O primeiro-ministro paquistanês, Shehbaz Sharif, assinou em 17 de junho um memorando de entendimento (MoU) entre os Estados Unidos e o Irã, com o objetivo de estender o cessar-fogo e criar um caminho para a paz duradoura. Na ocasião, Sharif apresentou o documento para a imprensa, marcando o ápice de um esforço diplomático intenso liderado por Islamabad.
No entanto, menos de quatro semanas depois, o Ministério das Relações Exteriores do Paquistão expressou “profunda preocupação” com a renovação das hostilidades entre EUA e Irã, sugerindo que o MoU promovido por Islamabad está em frangalhos. Na manhã de segunda-feira, os EUA iniciaram uma nova série de ataques ao Irã, que respondeu com mísseis e drones direcionados a várias nações do Golfo e árabes, acusando-os de abrigar bases militares americanas.
Esforços de mediação diante do aumento das tensões
Horas após os ataques, o porta-voz do Ministério das Relações Exteriores do Irã, Esmaeil Baghaei, informou que mediadores, incluindo Paquistão, Catar e Omã, continuam envolvidos nas negociações, mesmo alertando que o Irã responderia a qualquer não conformidade dos EUA com o MoU. Até o momento, esses esforços não conseguiram desacelerar o conflito, apesar da insistência do Paquistão em manter o diálogo.
No domingo, o vice-primeiro-ministro e ministro das Relações Exteriores, Ishaq Dar, conversou por telefone com o ministro das Relações Exteriores do Irã, Abbas Araghchi, reafirmando que o diálogo e a diplomacia são “o único caminho viável” para resolver a crise. O primeiro-ministro Sharif também contatou o presidente iraniano, Masoud Pezeshkian, na sexta-feira, alertando que os ganhos de paz “dificilmente conquistados” estão sob risco.

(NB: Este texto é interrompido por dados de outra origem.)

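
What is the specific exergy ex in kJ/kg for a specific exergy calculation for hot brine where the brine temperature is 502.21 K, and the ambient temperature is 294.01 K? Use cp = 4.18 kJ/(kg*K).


ex = cp * ((T_b - T_0) - T_0 * ln(T_b/T_0))
ex = 4.18 * ((502.21 - 294.01) - 294.01 * ln(502.21/294.01))
ex = 212.28 kJ/kg


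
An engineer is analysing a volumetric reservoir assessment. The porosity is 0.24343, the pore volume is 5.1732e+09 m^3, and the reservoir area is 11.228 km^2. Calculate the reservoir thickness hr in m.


hr = Vp / (A * 1e6 * phi)
hr = 5.1732e+09 / (11.228 * 1e6 * 0.24343)
hr = 1892.7 m


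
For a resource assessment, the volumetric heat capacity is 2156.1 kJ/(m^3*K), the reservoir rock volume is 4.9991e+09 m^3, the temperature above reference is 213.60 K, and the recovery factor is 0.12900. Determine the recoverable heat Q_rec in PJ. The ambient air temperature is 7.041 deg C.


Step 1: Q_s = Vr*rhoc*dT/1e12 = 4.9991e+09*2156.1*213.6/1e12 = 2302.300 PJ
Step 2: Q_rec = Q_s * RF = 2302.300 * 0.129 = 297.00 PJ
Q_rec = 297.00 PJ


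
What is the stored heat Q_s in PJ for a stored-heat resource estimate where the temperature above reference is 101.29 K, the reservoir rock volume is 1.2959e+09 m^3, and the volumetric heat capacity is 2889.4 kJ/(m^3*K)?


Q_s = Vr * rhoc * dT / 1e12
Q_s = 1.2959e+09 * 2889.4 * 101.29 / 1e12
Q_s = 379.27 PJ


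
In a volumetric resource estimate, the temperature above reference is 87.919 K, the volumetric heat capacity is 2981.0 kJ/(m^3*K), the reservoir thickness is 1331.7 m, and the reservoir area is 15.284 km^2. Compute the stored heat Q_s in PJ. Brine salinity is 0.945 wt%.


Step 1: Vr = A*1e6*hr = 15.284*1e6*1331.7 = 2.035370e+10 m^3
Step 2: Q_s = Vr*rhoc*dT/1e12 = 2.035370e+10*2981.0*87.919/1e12 = 5334.4 PJ
Q_s = 5334.4 PJ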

Cenário de desconfiança entre EUA e Irã
O atual conflito marca pelo menos a terceira vez que o cessar-fogo assinado em 8 de abril parece ter desmoronado. Poucos dias após o acordo, a primeira rodada de negociações em Islamabad resultou em um bloqueio naval dos EUA a navios iranianos no Estreito de Ormuz, com ambos os lados atacando embarcações nos dias seguintes. Após a assinatura do MoU em junho, o Irã atacou vários navios que, segundo afirmava, transitavam pelo estreito sem permissão, levando a uma nova escalada com Washington.
Os ataques dos EUA ao Irã desde então afetaram pelo menos 10 províncias, resultando na morte de um soldado, vários pescadores e um bombeiro, conforme autoridades iranianas. O aumento das hostilidades também envolveu o Catar, onde mísseis e drones iranianos atingiram o estado, ferindo três pessoas, incluindo uma criança.
Analistas afirmam que, diante da desconfiança crescente entre EUA e Irã, o Paquistão e outros mediadores enfrentam o desafio de trazer as partes de volta à mesa de negociações. O diretor do Grupo de Estudos do Golfo Pérsico, Javad Heiran-Nia, ressaltou que o MoU nunca teve a intenção de resolver a disputa subjacente, funcionando apenas como um instrumento tático para interromper hostilidades e reabrir o estreito ao comércio internacional.